There was the woman who as a lifelong Presbyterian came to a non-orthodox understanding of the atonement during the theology class we took together.  She realized right away that she would not pass the theological part the interview with her ordination board, and she felt like honor required her to immediately give up on her dreams of ministry, and to abandon the faith of her family.  She said she did not know it was possible to feel so alone.  And why?  All because of her personal interpretation of a complicated doctrine formulated over fourteen hundred years ago by human beings who were themselves certainly something less than perfect.  Of course others grew and changed and made different decisions about how to handle their relationship to their tradition.  One man I knew came to doubt the divinity of Jesus during his training.  Rather than give it all up, though, he persists to this day as minister of a Methodist church where he simply tries to avoid mentioning the Trinity.  When I run into him now, I am immediately struck with how tired he looks.  Ministry can be tiring work; I can’t even imagine how tiring it would be to do without the benefit of an honest spiritual relationship with both the institution one represents and the people one meets.  Then there was the man I always jokingly called “John” simply because he was so thoroughly Methodist in all ways that I liked to tease that he was the reincarnation of John Wesley himself.  John’s revelation during seminary was a personal one.  He realized he was gay.

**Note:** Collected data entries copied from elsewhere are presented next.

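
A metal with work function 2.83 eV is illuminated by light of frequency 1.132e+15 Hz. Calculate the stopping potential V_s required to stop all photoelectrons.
1.8516 V

The stopping potential V_s satisfies: eV_s = KE_max

First, find KE_max using Einstein's equation:
E_photon = hf = (6.626×10⁻³⁴ J·s)(1.132e+15 Hz) = 4.6816 eV
KE_max = E_photon - φ = 4.6816 - 2.83 = 1.8516 eV

Since eV_s = KE_max:
V_s = KE_max/e = 1.8516 V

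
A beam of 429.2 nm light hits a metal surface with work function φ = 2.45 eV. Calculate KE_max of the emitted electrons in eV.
0.4387 eV

Using Einstein's photoelectric equation: KE_max = hf - φ = hc/λ - φ

First, calculate the photon energy:
E_photon = hc/λ = (6.626×10⁻³⁴ J·s)(3×10⁸ m/s) / (429.2×10⁻⁹ m)
E_photon = 2.8887 eV

Then, the maximum kinetic energy:
KE_max = E_photon - φ = 2.8887 eV - 2.45 eV = 0.4387 eV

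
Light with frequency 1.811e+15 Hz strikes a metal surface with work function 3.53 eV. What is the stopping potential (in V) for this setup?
3.9597 V

The stopping potential V_s satisfies: eV_s = KE_max

First, find KE_max using Einstein's equation:
E_photon = hf = (6.626×10⁻³⁴ J·s)(1.811e+15 Hz) = 7.4897 eV
KE_max = E_photon - φ = 7.4897 - 3.53 = 3.9597 eV

Since eV_s = KE_max:
V_s = KE_max/e = 3.9597 V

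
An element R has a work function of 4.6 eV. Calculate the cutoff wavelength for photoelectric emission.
269.53 nm

The threshold wavelength is when the photon energy equals the work function:
hc/λ₀ = φ

Solving for λ₀:
λ₀ = hc/φ = (6.626×10⁻³⁴ J·s)(3×10⁸ m/s) / (4.6 eV × 1.602×10⁻¹⁹ J/eV)
λ₀ = 269.53 nm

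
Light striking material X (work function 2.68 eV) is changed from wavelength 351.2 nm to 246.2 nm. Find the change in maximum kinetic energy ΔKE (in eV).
1.5056 eV

Using Einstein's equation: KE_max = hc/λ - φ

For λ₁ = 351.2 nm:
KE₁ = hc/λ₁ - φ = 3.5303 - 2.68 = 0.8503 eV

For λ₂ = 246.2 nm:
KE₂ = hc/λ₂ - φ = 5.0359 - 2.68 = 2.3559 eV

Change in KE:
ΔKE = KE₂ - KE₁ = 2.3559 - 0.8503 = 1.5056 eV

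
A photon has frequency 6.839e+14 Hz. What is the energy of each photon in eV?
2.8284 eV

Using E = hf:

E = hf = (6.626×10⁻³⁴ J·s)(6.839e+14 Hz)
E = 2.8284 eV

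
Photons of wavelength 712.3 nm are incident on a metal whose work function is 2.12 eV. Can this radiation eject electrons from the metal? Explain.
No

For photoemission, the photon energy must exceed the work function.

Photon energy: E = hc/λ = 1.7406 eV
Work function: φ = 2.12 eV

Since E_photon (1.7406 eV) < φ (2.12 eV), photoemission will NOT occur.
The threshold wavelength is λ₀ = hc/φ = 584.8 nm.
Since 712.3 nm > 584.8 nm, the photons lack sufficient energy.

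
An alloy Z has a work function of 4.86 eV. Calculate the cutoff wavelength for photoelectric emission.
255.11 nm

The threshold wavelength is when the photon energy equals the work function:
hc/λ₀ = φ

Solving for λ₀:
λ₀ = hc/φ = (6.626×10⁻³⁴ J·s)(3×10⁸ m/s) / (4.86 eV × 1.602×10⁻¹⁹ J/eV)
λ₀ = 255.11 nm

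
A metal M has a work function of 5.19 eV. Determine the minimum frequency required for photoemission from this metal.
1.2549e+15 Hz

The threshold frequency is when the photon energy equals the work function:
hf₀ = φ

Solving for f₀:
f₀ = φ/h = (5.19 eV × 1.602×10⁻¹⁹ J/eV) / (6.626×10⁻³⁴ J·s)
f₀ = 1.2549e+15 Hz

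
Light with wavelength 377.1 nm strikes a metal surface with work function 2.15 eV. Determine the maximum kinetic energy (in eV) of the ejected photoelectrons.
1.1378 eV

Using Einstein's photoelectric equation: KE_max = hf - φ = hc/λ - φ

First, calculate the photon energy:
E_photon = hc/λ = (6.626×10⁻³⁴ J·s)(3×10⁸ m/s) / (377.1×10⁻⁹ m)
E_photon = 3.2878 eV

Then, the maximum kinetic energy:
KE_max = E_photon - φ = 3.2878 eV - 2.15 eV = 1.1378 eV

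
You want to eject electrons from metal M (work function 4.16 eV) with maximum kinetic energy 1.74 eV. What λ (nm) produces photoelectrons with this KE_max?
210.14 nm

From Einstein's equation: KE_max = hc/λ - φ

Rearranging for λ:
hc/λ = KE_max + φ
λ = hc/(KE_max + φ)

Required photon energy:
E_photon = KE_max + φ = 1.74 + 4.16 = 5.90 eV

Required wavelength:
λ = hc/E_photon = (6.626×10⁻³⁴)(3×10⁸) / (5.90 × 1.602×10⁻¹⁹)
λ = 210.14 nm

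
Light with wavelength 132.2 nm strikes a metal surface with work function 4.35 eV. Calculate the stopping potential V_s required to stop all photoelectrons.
5.0285 V

The stopping potential V_s satisfies: eV_s = KE_max

First, find KE_max using Einstein's equation:
E_photon = hc/λ = 9.3785 eV
KE_max = E_photon - φ = 9.3785 - 4.35 = 5.0285 eV

Since eV_s = KE_max:
V_s = KE_max/e = 5.0285 V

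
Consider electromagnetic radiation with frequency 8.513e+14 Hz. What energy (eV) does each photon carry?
3.5207 eV

Using E = hf:

E = hf = (6.626×10⁻³⁴ J·s)(8.513e+14 Hz)
E = 3.5207 eV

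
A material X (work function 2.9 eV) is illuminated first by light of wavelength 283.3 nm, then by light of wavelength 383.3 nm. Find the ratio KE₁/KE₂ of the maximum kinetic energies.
4.4118

Using Einstein's equation: KE_max = hc/λ - φ

For λ₁ = 283.3 nm:
E₁ = hc/λ₁ = 4.3764 eV
KE₁ = E₁ - φ = 4.3764 - 2.9 = 1.4764 eV

For λ₂ = 383.3 nm:
E₂ = hc/λ₂ = 3.2347 eV
KE₂ = E₂ - φ = 3.2347 - 2.9 = 0.3347 eV

Ratio: KE₁/KE₂ = 1.4764/0.3347 = 4.4118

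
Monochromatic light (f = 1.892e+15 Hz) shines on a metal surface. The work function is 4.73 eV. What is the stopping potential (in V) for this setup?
3.0947 V

The stopping potential V_s satisfies: eV_s = KE_max

First, find KE_max using Einstein's equation:
E_photon = hf = (6.626×10⁻³⁴ J·s)(1.892e+15 Hz) = 7.8247 eV
KE_max = E_photon - φ = 7.8247 - 4.73 = 3.0947 eV

Since eV_s = KE_max:
V_s = KE_max/e = 3.0947 V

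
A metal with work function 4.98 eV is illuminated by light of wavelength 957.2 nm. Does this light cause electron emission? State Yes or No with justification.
No

For photoemission, the photon energy must exceed the work function.

Photon energy: E = hc/λ = 1.2953 eV
Work function: φ = 4.98 eV

Since E_photon (1.2953 eV) < φ (4.98 eV), photoemission will NOT occur.
The threshold wavelength is λ₀ = hc/φ = 249.0 nm.
Since 957.2 nm > 249.0 nm, the photons lack sufficient energy.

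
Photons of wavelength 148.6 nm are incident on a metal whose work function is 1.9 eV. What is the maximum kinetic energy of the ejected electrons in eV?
6.4435 eV

Using Einstein's photoelectric equation: KE_max = hf - φ = hc/λ - φ

First, calculate the photon energy:
E_photon = hc/λ = (6.626×10⁻³⁴ J·s)(3×10⁸ m/s) / (148.6×10⁻⁹ m)
E_photon = 8.3435 eV

Then, the maximum kinetic energy:
KE_max = E_photon - φ = 8.3435 eV - 1.9 eV = 6.4435 eV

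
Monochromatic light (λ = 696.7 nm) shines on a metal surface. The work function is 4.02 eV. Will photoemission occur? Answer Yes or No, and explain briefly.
No

For photoemission, the photon energy must exceed the work function.

Photon energy: E = hc/λ = 1.7796 eV
Work function: φ = 4.02 eV

Since E_photon (1.7796 eV) < φ (4.02 eV), photoemission will NOT occur.
The threshold wavelength is λ₀ = hc/φ = 308.4 nm.
Since 696.7 nm > 308.4 nm, the photons lack sufficient energy.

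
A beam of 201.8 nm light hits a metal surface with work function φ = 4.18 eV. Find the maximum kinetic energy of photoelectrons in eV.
1.9639 eV

Using Einstein's photoelectric equation: KE_max = hf - φ = hc/λ - φ

First, calculate the photon energy:
E_photon = hc/λ = (6.626×10⁻³⁴ J·s)(3×10⁸ m/s) / (201.8×10⁻⁹ m)
E_photon = 6.1439 eV

Then, the maximum kinetic energy:
KE_max = E_photon - φ = 6.1439 eV - 4.18 eV = 1.9639 eV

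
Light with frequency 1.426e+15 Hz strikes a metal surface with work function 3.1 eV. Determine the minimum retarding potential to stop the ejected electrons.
2.7975 V

The stopping potential V_s satisfies: eV_s = KE_max

First, find KE_max using Einstein's equation:
E_photon = hf = (6.626×10⁻³⁴ J·s)(1.426e+15 Hz) = 5.8975 eV
KE_max = E_photon - φ = 5.8975 - 3.1 = 2.7975 eV

Since eV_s = KE_max:
V_s = KE_max/e = 2.7975 V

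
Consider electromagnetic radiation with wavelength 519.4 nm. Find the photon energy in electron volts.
2.3871 eV

Using E = hf = hc/λ:

E = hc/λ = (6.626×10⁻³⁴ J·s)(3×10⁸ m/s) / (519.4×10⁻⁹ m)
E = 2.3871 eV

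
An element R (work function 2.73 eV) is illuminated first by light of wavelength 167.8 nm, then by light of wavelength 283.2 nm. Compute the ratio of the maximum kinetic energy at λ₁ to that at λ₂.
2.8270

Using Einstein's equation: KE_max = hc/λ - φ

For λ₁ = 167.8 nm:
E₁ = hc/λ₁ = 7.3888 eV
KE₁ = E₁ - φ = 7.3888 - 2.73 = 4.6588 eV

For λ₂ = 283.2 nm:
E₂ = hc/λ₂ = 4.3780 eV
KE₂ = E₂ - φ = 4.3780 - 2.73 = 1.6480 eV

Ratio: KE₁/KE₂ = 4.6588/1.6480 = 2.8270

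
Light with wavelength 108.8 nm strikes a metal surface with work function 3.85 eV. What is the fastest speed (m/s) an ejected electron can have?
1.6292e+06 m/s

First, find the maximum kinetic energy:
E_photon = hc/λ = 11.3956 eV
KE_max = E_photon - φ = 11.3956 - 3.85 = 7.5456 eV

Convert to Joules: KE_max = 7.5456 × 1.602×10⁻¹⁹ J = 1.2089e-18 J

Then use KE = ½mv² to find velocity:
v = √(2·KE/m) = √(2 × 1.2089e-18 J / 9.109e-31 kg)
v = 1.6292e+06 m/s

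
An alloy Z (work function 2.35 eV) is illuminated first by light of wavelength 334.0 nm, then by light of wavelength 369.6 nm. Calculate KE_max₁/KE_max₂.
1.3559

Using Einstein's equation: KE_max = hc/λ - φ

For λ₁ = 334.0 nm:
E₁ = hc/λ₁ = 3.7121 eV
KE₁ = E₁ - φ = 3.7121 - 2.35 = 1.3621 eV

For λ₂ = 369.6 nm:
E₂ = hc/λ₂ = 3.3546 eV
KE₂ = E₂ - φ = 3.3546 - 2.35 = 1.0046 eV

Ratio: KE₁/KE₂ = 1.3621/1.0046 = 1.3559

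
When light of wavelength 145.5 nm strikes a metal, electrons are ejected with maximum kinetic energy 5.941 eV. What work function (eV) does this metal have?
2.58 eV

From Einstein's photoelectric equation: KE_max = hf - φ = hc/λ - φ

Rearranging for φ:
φ = hc/λ - KE_max

Calculate photon energy:
E_photon = hc/λ = 8.5213 eV

Therefore:
φ = 8.5213 - 5.941 = 2.58 eV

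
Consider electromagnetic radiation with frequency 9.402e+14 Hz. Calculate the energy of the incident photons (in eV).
3.8884 eV

Using E = hf:

E = hf = (6.626×10⁻³⁴ J·s)(9.402e+14 Hz)
E = 3.8884 eV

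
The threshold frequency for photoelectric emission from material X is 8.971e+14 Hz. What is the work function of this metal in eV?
3.71 eV

At the threshold frequency, photon energy equals work function:
φ = hf₀

Calculating:
φ = (6.626×10⁻³⁴ J·s)(8.971e+14 Hz)
φ = 3.71 eV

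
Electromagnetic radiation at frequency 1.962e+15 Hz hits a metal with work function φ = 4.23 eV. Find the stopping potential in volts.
3.8842 V

The stopping potential V_s satisfies: eV_s = KE_max

First, find KE_max using Einstein's equation:
E_photon = hf = (6.626×10⁻³⁴ J·s)(1.962e+15 Hz) = 8.1142 eV
KE_max = E_photon - φ = 8.1142 - 4.23 = 3.8842 eV

Since eV_s = KE_max:
V_s = KE_max/e = 3.8842 V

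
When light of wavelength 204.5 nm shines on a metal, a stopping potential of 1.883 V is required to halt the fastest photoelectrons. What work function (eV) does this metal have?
4.18 eV

The stopping potential gives the maximum kinetic energy: KE_max = eV_s = 1.883 eV

From Einstein's photoelectric equation: KE_max = hc/λ - φ
Rearranging: φ = hc/λ - KE_max

Calculate photon energy:
E_photon = hc/λ = (6.626×10⁻³⁴ J·s)(3×10⁸ m/s) / (204.5×10⁻⁹ m) = 6.0628 eV

Therefore:
φ = 6.0628 - 1.883 = 4.18 eV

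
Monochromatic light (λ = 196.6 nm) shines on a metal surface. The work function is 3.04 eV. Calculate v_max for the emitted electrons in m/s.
1.0719e+06 m/s

First, find the maximum kinetic energy:
E_photon = hc/λ = 6.3064 eV
KE_max = E_photon - φ = 6.3064 - 3.04 = 3.2664 eV

Convert to Joules: KE_max = 3.2664 × 1.602×10⁻¹⁹ J = 5.2334e-19 J

Then use KE = ½mv² to find velocity:
v = √(2·KE/m) = √(2 × 5.2334e-19 J / 9.109e-31 kg)
v = 1.0719e+06 m/s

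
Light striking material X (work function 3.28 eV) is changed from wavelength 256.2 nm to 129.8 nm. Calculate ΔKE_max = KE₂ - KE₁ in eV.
4.7126 eV

Using Einstein's equation: KE_max = hc/λ - φ

For λ₁ = 256.2 nm:
KE₁ = hc/λ₁ - φ = 4.8394 - 3.28 = 1.5594 eV

For λ₂ = 129.8 nm:
KE₂ = hc/λ₂ - φ = 9.5519 - 3.28 = 6.2719 eV

Change in KE:
ΔKE = KE₂ - KE₁ = 6.2719 - 1.5594 = 4.7126 eV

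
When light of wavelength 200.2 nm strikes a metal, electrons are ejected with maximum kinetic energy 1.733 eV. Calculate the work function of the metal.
4.46 eV

From Einstein's photoelectric equation: KE_max = hf - φ = hc/λ - φ

Rearranging for φ:
φ = hc/λ - KE_max

Calculate photon energy:
E_photon = hc/λ = 6.1930 eV

Therefore:
φ = 6.1930 - 1.733 = 4.46 eV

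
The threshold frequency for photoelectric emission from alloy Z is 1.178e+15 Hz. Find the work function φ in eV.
4.87 eV

At the threshold frequency, photon energy equals work function:
φ = hf₀

Calculating:
φ = (6.626×10⁻³⁴ J·s)(1.178e+15 Hz)
φ = 4.87 eV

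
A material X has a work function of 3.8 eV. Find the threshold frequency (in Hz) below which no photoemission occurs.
9.1884e+14 Hz

The threshold frequency is when the photon energy equals the work function:
hf₀ = φ

Solving for f₀:
f₀ = φ/h = (3.8 eV × 1.602×10⁻¹⁹ J/eV) / (6.626×10⁻³⁴ J·s)
f₀ = 9.1884e+14 Hz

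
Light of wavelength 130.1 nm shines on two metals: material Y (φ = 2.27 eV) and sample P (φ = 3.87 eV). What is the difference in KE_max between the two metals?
1.6000 eV

Using KE_max = hc/λ - φ for each metal:

Photon energy: E = hc/λ = 9.5299 eV

For material Y (φ₁ = 2.27 eV):
KE₁ = E - φ₁ = 9.5299 - 2.27 = 7.2599 eV

For sample P (φ₂ = 3.87 eV):
KE₂ = E - φ₂ = 9.5299 - 3.87 = 5.6599 eV

Difference:
ΔKE = KE₁ - KE₂ = 7.2599 - 5.6599 = 1.6000 eV

Note: The difference equals the difference in work functions: 3.87 - 2.27 = 1.60 eV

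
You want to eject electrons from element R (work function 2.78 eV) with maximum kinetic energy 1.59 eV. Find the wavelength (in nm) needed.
283.72 nm

From Einstein's equation: KE_max = hc/λ - φ

Rearranging for λ:
hc/λ = KE_max + φ
λ = hc/(KE_max + φ)

Required photon energy:
E_photon = KE_max + φ = 1.59 + 2.78 = 4.37 eV

Required wavelength:
λ = hc/E_photon = (6.626×10⁻³⁴)(3×10⁸) / (4.37 × 1.602×10⁻¹⁹)
λ = 283.72 nm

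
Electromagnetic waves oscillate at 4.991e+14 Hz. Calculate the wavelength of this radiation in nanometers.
600.67 nm

Using the wave equation: c = fλ

Solving for wavelength:
λ = c/f = (3×10⁸ m/s) / (4.991e+14 Hz)
λ = 600.67 nm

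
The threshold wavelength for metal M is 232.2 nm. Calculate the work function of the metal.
5.34 eV

At the threshold wavelength, photon energy equals work function:
φ = hc/λ₀

Calculating:
φ = (6.626×10⁻³⁴ J·s)(3×10⁸ m/s) / (232.2×10⁻⁹ m)
φ = 5.34 eV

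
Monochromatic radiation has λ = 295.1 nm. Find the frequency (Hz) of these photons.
1.0159e+15 Hz

Using the wave equation: c = fλ

Solving for frequency:
f = c/λ = (3×10⁸ m/s) / (295.1×10⁻⁹ m)
f = 1.0159e+15 Hz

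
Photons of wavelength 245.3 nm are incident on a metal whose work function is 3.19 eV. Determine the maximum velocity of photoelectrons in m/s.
8.0983e+05 m/s

First, find the maximum kinetic energy:
E_photon = hc/λ = 5.0544 eV
KE_max = E_photon - φ = 5.0544 - 3.19 = 1.8644 eV

Convert to Joules: KE_max = 1.8644 × 1.602×10⁻¹⁹ J = 2.9871e-19 J

Then use KE = ½mv² to find velocity:
v = √(2·KE/m) = √(2 × 2.9871e-19 J / 9.109e-31 kg)
v = 8.0983e+05 m/s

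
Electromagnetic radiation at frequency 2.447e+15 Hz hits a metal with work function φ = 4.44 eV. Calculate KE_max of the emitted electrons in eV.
5.6800 eV

Using Einstein's photoelectric equation: KE_max = hf - φ

First, calculate the photon energy:
E_photon = hf = (6.626×10⁻³⁴ J·s)(2.447e+15 Hz)
E_photon = 10.1200 eV

Then, the maximum kinetic energy:
KE_max = E_photon - φ = 10.1200 eV - 4.44 eV = 5.6800 eV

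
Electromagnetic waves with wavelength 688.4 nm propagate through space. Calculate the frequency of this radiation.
4.3549e+14 Hz

Using the wave equation: c = fλ

Solving for frequency:
f = c/λ = (3×10⁸ m/s) / (688.4×10⁻⁹ m)
f = 4.3549e+14 Hz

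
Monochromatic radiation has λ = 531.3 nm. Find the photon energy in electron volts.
2.3336 eV

Using E = hf = hc/λ:

E = hc/λ = (6.626×10⁻³⁴ J·s)(3×10⁸ m/s) / (531.3×10⁻⁹ m)
E = 2.3336 eV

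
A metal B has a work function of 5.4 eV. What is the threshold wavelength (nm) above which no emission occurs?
229.60 nm

The threshold wavelength is when the photon energy equals the work function:
hc/λ₀ = φ

Solving for λ₀:
λ₀ = hc/φ = (6.626×10⁻³⁴ J·s)(3×10⁸ m/s) / (5.4 eV × 1.602×10⁻¹⁹ J/eV)
λ₀ = 229.60 nm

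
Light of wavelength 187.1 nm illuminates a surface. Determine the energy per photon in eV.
6.6266 eV

Using E = hf = hc/λ:

E = hc/λ = (6.626×10⁻³⁴ J·s)(3×10⁸ m/s) / (187.1×10⁻⁹ m)
E = 6.6266 eV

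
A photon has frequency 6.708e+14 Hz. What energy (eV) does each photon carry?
2.7742 eV

Using E = hf:

E = hf = (6.626×10⁻³⁴ J·s)(6.708e+14 Hz)
E = 2.7742 eV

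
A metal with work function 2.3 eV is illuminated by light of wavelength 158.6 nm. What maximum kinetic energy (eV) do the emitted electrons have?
5.5174 eV

Using Einstein's photoelectric equation: KE_max = hf - φ = hc/λ - φ

First, calculate the photon energy:
E_photon = hc/λ = (6.626×10⁻³⁴ J·s)(3×10⁸ m/s) / (158.6×10⁻⁹ m)
E_photon = 7.8174 eV

Then, the maximum kinetic energy:
KE_max = E_photon - φ = 7.8174 eV - 2.3 eV = 5.5174 eV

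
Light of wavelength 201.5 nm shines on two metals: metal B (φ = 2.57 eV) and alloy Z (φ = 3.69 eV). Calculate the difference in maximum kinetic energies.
1.1200 eV

Using KE_max = hc/λ - φ for each metal:

Photon energy: E = hc/λ = 6.1531 eV

For metal B (φ₁ = 2.57 eV):
KE₁ = E - φ₁ = 6.1531 - 2.57 = 3.5831 eV

For alloy Z (φ₂ = 3.69 eV):
KE₂ = E - φ₂ = 6.1531 - 3.69 = 2.4631 eV

Difference:
ΔKE = KE₁ - KE₂ = 3.5831 - 2.4631 = 1.1200 eV

Note: The difference equals the difference in work functions: 3.69 - 2.57 = 1.12 eV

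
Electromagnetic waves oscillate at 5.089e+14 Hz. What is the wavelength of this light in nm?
589.10 nm

Using the wave equation: c = fλ

Solving for wavelength:
λ = c/f = (3×10⁸ m/s) / (5.089e+14 Hz)
λ = 589.10 nm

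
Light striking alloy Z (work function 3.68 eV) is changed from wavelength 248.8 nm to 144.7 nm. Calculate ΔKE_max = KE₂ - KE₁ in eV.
3.5851 eV

Using Einstein's equation: KE_max = hc/λ - φ

For λ₁ = 248.8 nm:
KE₁ = hc/λ₁ - φ = 4.9833 - 3.68 = 1.3033 eV

For λ₂ = 144.7 nm:
KE₂ = hc/λ₂ - φ = 8.5684 - 3.68 = 4.8884 eV

Change in KE:
ΔKE = KE₂ - KE₁ = 4.8884 - 1.3033 = 3.5851 eV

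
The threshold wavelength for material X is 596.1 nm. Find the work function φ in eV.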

But since nothing mattered to him more than his faith, he decided that he would pay the cost of living a closeted life in order to do the ministry he felt called to.  He now has a church and a marriage of convenience, but he’s about ready to loose the church, and not do to any lack of talent on his part.  It’s just that having no authentic emotional life, he finds that he has nothing to say on Sunday mornings.  And finally there was the woman who during seminary became racked by doubts—but they weren’t doubts about anything in particular that would lead her to a different religious tradition, they were just doubts.  I think largely because of this, she is an incredibly gifted chaplain—there is no agony of uncertainty with which she cannot empathize.  Yet she knows that to maintain her standing in her denomination, she may never publicly state her doubts, that her doubts would cost her affiliation. 

 

Watching these men and women suffer so very much, I realized my own great fortune.  What a consolation to know that I would not ever have to worry that some new understanding on my part about the world or my place in it would change the support I could receive from religious community.     And this, this is the great consolation of this place.  There is no discovery about your sexual or personal self that would make you unwelcome here.  There is no metaphysical understanding arrived at in good conscience that would bar you from this gathering.  There is no doubt which may not be spoken.  Here, you will never have to lie or misrepresent yourself in exchange for our positive regard or support.  

 

And that sounds like true religion to me.